At the time of abstract presentation, the HR-positive/HER2-negative metastatic breast cancer cohort was fully enrolled, at 28 patients. The median age of patients was 55 years. Of the patients, 78.6% had visceral metastases and 60.7% had bone metastases; 17.9% had 1 metastatic site, 14.3% had 2 metastatic sites, and 64.3% had ≥3 metastatic sites. Prior therapy for metastatic disease consisted of endocrine therapy, of which 32.1% had 1 regimen, 25% had 2 regimens, 14.3% had 3 regimens, and 3.6% had ≥4 regimens. Prior therapy for metastatic disease also consisted of chemotherapy, of which 53.6% had 1 regimen, 32.1% had 2 regimens, and 3.6% had 3 regimens. The most common adverse events of all grades included diarrhea (78.6%), fatigue (50.0%), headache (39.3%), and neutropenia (39.3%). All patients experienced increased creatinine; 74.1% had decreased white blood cell count; 66.7% had anemia; and 63% had decreased lymphocyte count.

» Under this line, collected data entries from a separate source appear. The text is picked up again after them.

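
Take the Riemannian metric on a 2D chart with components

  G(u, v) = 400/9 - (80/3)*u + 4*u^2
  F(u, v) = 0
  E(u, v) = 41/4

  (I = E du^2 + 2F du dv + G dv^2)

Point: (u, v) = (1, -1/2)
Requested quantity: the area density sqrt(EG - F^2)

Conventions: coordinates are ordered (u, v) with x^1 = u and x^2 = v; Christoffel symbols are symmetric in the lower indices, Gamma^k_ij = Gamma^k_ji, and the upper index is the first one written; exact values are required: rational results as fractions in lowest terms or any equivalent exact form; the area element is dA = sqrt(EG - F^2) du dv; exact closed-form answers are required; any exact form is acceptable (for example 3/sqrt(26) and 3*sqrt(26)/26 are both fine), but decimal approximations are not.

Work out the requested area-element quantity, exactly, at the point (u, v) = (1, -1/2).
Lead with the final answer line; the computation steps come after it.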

The combination of abemaciclib plus pembrolizumab demonstrated a tolerable safety profile in patients with HR-positive, HER2-negative metastatic breast cancer. At the 16-week analysis, abemaciclib plus pembrolizumab demonstrated a confirmed ORR of 14.3%. Additional time will be necessary to properly evaluate the efficacy of the abemaciclib plus pembrolizumab combination.

References
1. Dickler MN, et al. Clin Cancer Res. 2017;23:5218-5224.
2. Sledge GW Jr, et al. J Clin Oncol. 2017;35:2875-2884.
3. Goetz MP, et al. J Clin Oncol. 2017;35:3638-3646.
4. Rugo HS, et al. SABCS 2017. Abstract P1-09-01.